Paryono menerangkan, dalam melakukan penyusunan dokumen perencanaan, pihaknya selalu bekerjasama dengan berbagai stakeholder. Selain itu, pihaknya juga senantiasa melihat data-data statistik yang ada, salah satunya yang dikeluarkan oleh BPS, untuk menentukan target-target pembangunan di tahun-tahun rencana.
“Misalnya saja IPM, kita melihat dari data statistik angka Rata-rata Lama Sekolah (RLS) sebagai salah satu komponen penyusun IPM, dari tahun ke tahun kenaikannya kurang signifikan. Maka, kita juga tidak bisa terlalu tinggi menentukan target di tahun berikutnya,” terangnya.
“Salah satu filosofi dalam perencanaan adalah kegagalan dalam perencananaan sama saja dengan merencanakan kegagalan. Wajar saja kalau ada yang membandingkan tingkat capaian beberapa indikator pembangunan, Kabupaten Lebak menempati urutan terendah se-Provinsi Banten, salah satunya IPM. Kemudian orang itu menganggap kualitas perencanaannya yang buruk. Padahal ada banyak variabel yang sangat mempengaruhi, diantaranya kemampuan fiskal daerah” lanjutnya.
Ia berharap, seluruh pihak bisa mulai menyadari betapa pentingnya meningkatkan IPM terutama pada sektor pendidikan. Jangan sampai ada anak yang putus sekolah, semua harus sekolah paling tidak sampai jenjang SMA. Hal ini menurutnya, demi menyukseskan salah satu kebijakan pemerintah yakni wajib belajar 12 tahun.

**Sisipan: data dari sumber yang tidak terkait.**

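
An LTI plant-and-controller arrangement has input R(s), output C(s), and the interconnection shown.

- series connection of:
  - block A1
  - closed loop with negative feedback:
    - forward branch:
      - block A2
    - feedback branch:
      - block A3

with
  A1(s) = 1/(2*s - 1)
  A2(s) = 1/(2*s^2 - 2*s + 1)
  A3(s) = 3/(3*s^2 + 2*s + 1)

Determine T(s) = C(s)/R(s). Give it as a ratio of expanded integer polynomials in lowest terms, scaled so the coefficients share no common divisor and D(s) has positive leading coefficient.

Step 1 - reduce the feedback loop with forward A2 and return A3 -> (3*s^2 + 2*s + 1)/(6*s^4 - 2*s^3 + s^2 + 4)
Step 2 - reduce the series chain A1, [A2/(1+A2*A3)] - this is the overall T(s), already in the required normalized form

Hence the answer: (3*s^2 + 2*s + 1)/(12*s^5 - 10*s^4 + 4*s^3 - s^2 + 8*s - 4)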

“Mari kita bekerja bersama-sama demi kemajuan masyarakat khususnya di Kabupaten Lebak. Kami selalu menerima saran dan gagasan demi kebaikan bersama,” tandasnya.
Sebelumnya diberitakan, berdasarkan data BPS, Kabupaten Lebak menempati peringkat paling buncit pada tahun 2022, sebagai daerah dengan IPM terendah se-Provinsi Banten. Lebak menempati urutan kedelapan, dengan nilai 64,71.

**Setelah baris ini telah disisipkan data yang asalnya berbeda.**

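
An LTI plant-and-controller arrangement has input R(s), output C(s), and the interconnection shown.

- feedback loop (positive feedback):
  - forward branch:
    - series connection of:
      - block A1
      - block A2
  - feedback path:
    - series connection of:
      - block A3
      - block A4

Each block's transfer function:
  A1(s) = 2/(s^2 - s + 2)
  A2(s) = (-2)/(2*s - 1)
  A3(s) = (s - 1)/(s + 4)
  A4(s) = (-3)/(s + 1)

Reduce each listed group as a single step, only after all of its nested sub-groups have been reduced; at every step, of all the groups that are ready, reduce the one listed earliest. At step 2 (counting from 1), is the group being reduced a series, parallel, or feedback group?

1. combine A1, A2 in series
2. combine A3, A4 in series
3. close the feedback loop around (A1*A2), (A3*A4)
Step 2: series.

Therefore the answer is series.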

Koordinator Fungsi Statistik Sosial BPS Lebak, Ai Budiman, kepada awak media mengatakan bahwa secara ekonomi dan kesehatan, Kabupaten Lebak masih berada di atas Kabupaten Pandeglang. Namun secara pendidikan, Kabupaten Lebak masih di bawah kota/kabupaten lainnya.

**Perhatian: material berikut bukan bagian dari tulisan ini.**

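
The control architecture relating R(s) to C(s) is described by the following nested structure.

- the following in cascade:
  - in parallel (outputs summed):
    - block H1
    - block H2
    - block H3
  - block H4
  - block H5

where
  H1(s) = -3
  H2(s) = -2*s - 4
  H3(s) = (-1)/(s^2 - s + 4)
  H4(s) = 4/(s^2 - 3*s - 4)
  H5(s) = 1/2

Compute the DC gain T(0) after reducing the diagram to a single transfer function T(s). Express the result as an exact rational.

The answer is 29/8.

Reasoning:
[1] reduce the parallel group H1, H2, H3 = (-2*s^3 - 5*s^2 - s - 29)/(s^2 - s + 4)
[2] series reduction of (H1+H2+H3), H4, H5 = (-4*s^3 - 10*s^2 - 2*s - 58)/(s^4 - 4*s^3 + 3*s^2 - 8*s - 16)
That last expression is T(s); at s = 0 only the constant terms survive, so T(0) = -58/(-16) = 29/8.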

Adapun masalah dari penyebab tersebut, terang Ai, adalah perencanaan konsep dari pihak yang berkopeten. Misalnya, untuk kelulusan tingkat Sekolah Dasar (SD) harus teridentifikasi berapa siswa yang meneruskan sekolah ke tingkat menengah, dan berapa siswa yang tidak melanjutkan.
“Kalau ada siswa yang tidak melanjutkan sekolah ke jenjang yang lebih tinggi, maka kita harus tahu alasan atau faktor penyebabnya, apakah faktor ekonomi, jarak yang jauh dari rumah ke sekolah atau ada faktor lainnya,” kata Ai. (MYU/DZH)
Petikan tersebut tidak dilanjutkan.